Citrix Bleed 2 under active attack, reports suggest

A freshly-discovered vulnerability in the perennially under-fire Citrix NetScaler Application Delivery Controller (ADC) and NetScaler Gateway appliances, that has been compared to 2023’s Citrix Bleed flaw in its severity, now appears to be coming under attack by undisclosed threat actors, security analysts say.

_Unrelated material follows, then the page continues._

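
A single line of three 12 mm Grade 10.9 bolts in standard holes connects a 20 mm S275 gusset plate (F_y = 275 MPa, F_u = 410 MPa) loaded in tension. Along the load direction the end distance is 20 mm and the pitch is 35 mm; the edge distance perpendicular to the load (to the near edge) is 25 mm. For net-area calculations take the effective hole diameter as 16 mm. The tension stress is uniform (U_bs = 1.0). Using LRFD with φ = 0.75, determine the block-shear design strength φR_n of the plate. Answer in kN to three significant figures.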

Assigned a critical CVSS score of 9.3, CVE-2025-5777 is, technically speaking, an out-of-bounds read flaw arising from insufficient input validation. Dubbed Citrix Bleed 2 by independent researcher Kevin Beaumont, CVE-2025-5777 is reportedly similar to Citrix Bleed, CVE-2023-4966, in that its ultimate effect is to allow an attacker to hijack authenticated sessions and bypass multifactor authentication (MFA) by stealing valid session tokens from the NetScaler device’s memory.

The original Citrix Bleed vulnerability proved a highly effective tool for cyber criminals and was exploited by some of the most prominent ransomware gangs at the time – including LockBit – so the message to security leaders and defenders upon the discovery of this latest flaw is to waste no time and patch immediately.

However, this guidance may already come too late for some organisations, for according to intelligence shared by the ReliaQuest threat research team, threat actors are already starting to pile on.

“While no public reporting of exploitation for this vulnerability has emerged, ReliaQuest has observed indications of exploitation to gain initial access,” the ReliaQuest team said. “ReliaQuest assesses with medium confidence that attackers are actively exploiting this vulnerability to gain initial access to targeted environments.

“Citrix recommends patching affected systems to the latest versions and terminating active sessions to mitigate session hijacking and further risks of exploitation.”

Most notably, said ReliaQuest, its analysts have gathered evidence of multiple hijacked Citrix web sessions from NetScaler devices in which authentication appears to have been granted without user knowledge – a very clear indication that possible MFA bypass has occurred.

It has also seen evidence of sessions reuse spanning multiple IPs, including combinations of expected and suspicious IPs; Lightweight Directory Access Protocol (LDAP) queries associated with potential recon of Active Directory setups; and multiple instances in which the ‘ADExplorer64.exe’ tool has been seen in user environments both querying domain-level groups and permissions and connecting to multiple domain controllers.

Finally, the ReliaQuest team said, they are also observing a noteworthy number of Citrix sessions coming from datacentre-hosting IP addresses, suggesting the possible use of consumer VPN services.

All of these points – alone or in combination – could indicate that a threat actor is enumerating a potential victim environment, and defenders should be on the lookout for them.

NetScaler ADC and Gateway users should be sure to update to the latest versions per Citrix’s advisory, and having done so it is also highly recommended they run a series of commands to terminate active ICA and PCoIP sessions.

Writing on LinkedIn, Charles Carmakal, chief technology officer at Google Cloud’s Mandiant said this latter point was particularly important for defenders to bear in mind.

He recalled how at the height of the first Citrix Bleed incident, many victims found that despite patching, session secrets had already been stolen and so the attackers were able to retain access despite the appliances being, to all intents and purposes, fixed. This led to a greater number of compromises than might otherwise have occurred.